One side effect is that you are a lot less likely to find out. Spaces I used to attend which were generally "if you can find it, you can come" now have guest lists and sometimes vouch lists with the intent of keeping the bros out.
Hey, despite your virulent reaction to my comment - which I think was exaggerate - I would like to hear more about this.
To give you context: I live in SF since 2012, and I try to bring my own experience and observations, rather than "stuff I read on Reddit". But of course I'm not perfect, and I am certainly biased in some ways.
You sound like someone who knows much more than me. Share it with us. That's what HN is for. Not for flame wars.
Hey, off-topic question. My father built the fare collection system for the Montreal metro in the early '80s. Do you still have the awful system they built that gave you two paper tickets (one for proof, one for transfer)?

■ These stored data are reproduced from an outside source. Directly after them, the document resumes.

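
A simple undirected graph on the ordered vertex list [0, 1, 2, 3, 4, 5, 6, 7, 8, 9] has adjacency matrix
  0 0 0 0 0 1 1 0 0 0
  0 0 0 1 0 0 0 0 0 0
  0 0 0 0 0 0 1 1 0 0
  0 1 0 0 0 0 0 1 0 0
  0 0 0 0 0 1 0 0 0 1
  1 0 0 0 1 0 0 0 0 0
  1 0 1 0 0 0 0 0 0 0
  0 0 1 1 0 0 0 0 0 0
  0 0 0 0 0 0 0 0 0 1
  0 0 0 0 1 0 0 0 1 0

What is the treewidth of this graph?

1

A width-1 tree decomposition is:
Bags: B1 = {1, 3}  B2 = {3, 7}  B3 = {2, 7}  B4 = {2, 6}  B5 = {0, 6}  B6 = {0, 5}  B7 = {4, 5}  B8 = {4, 9}  B9 = {8, 9}
Tree: B1–B2, B2–B3, B3–B4, B4–B5, B5–B6, B6–B7, B7–B8, B8–B9
The largest bag has 2 vertices, giving width 1; this decomposition certifies tw(G) ≤ 1. G has an edge, so its treewidth is at least 1. Combining the bounds, tw(G) = 1.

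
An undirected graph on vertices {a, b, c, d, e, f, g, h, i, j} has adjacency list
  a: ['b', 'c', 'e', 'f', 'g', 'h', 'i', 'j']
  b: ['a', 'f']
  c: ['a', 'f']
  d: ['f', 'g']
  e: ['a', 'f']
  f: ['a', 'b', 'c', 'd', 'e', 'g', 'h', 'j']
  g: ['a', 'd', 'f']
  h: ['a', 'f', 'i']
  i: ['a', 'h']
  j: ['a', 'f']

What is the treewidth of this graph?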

The fair collection has been revamped. It could be better, but I've also seen worse.
Single Ticket Fares
Single tickets are printed on a piece of thick cardstock. They are both used for a proof and transfer. Validation is electronic by inserting it into a machine on a bus or at a terminal of up to 2 hours. The machine prints the times it was used on the ticket.
Multiday tickets are printed on some thin plastic-like paper with an NFC chip inside. They are tapped on terminals and in busses and get no physical markings of when they were used, but are validated 100% digitally with some central system. They are also good for the same type of transfer.
Monthly/Yearly passes are a thick plastic credit-card-like card. They have an NFC chip and work similarly to the multiday tickets.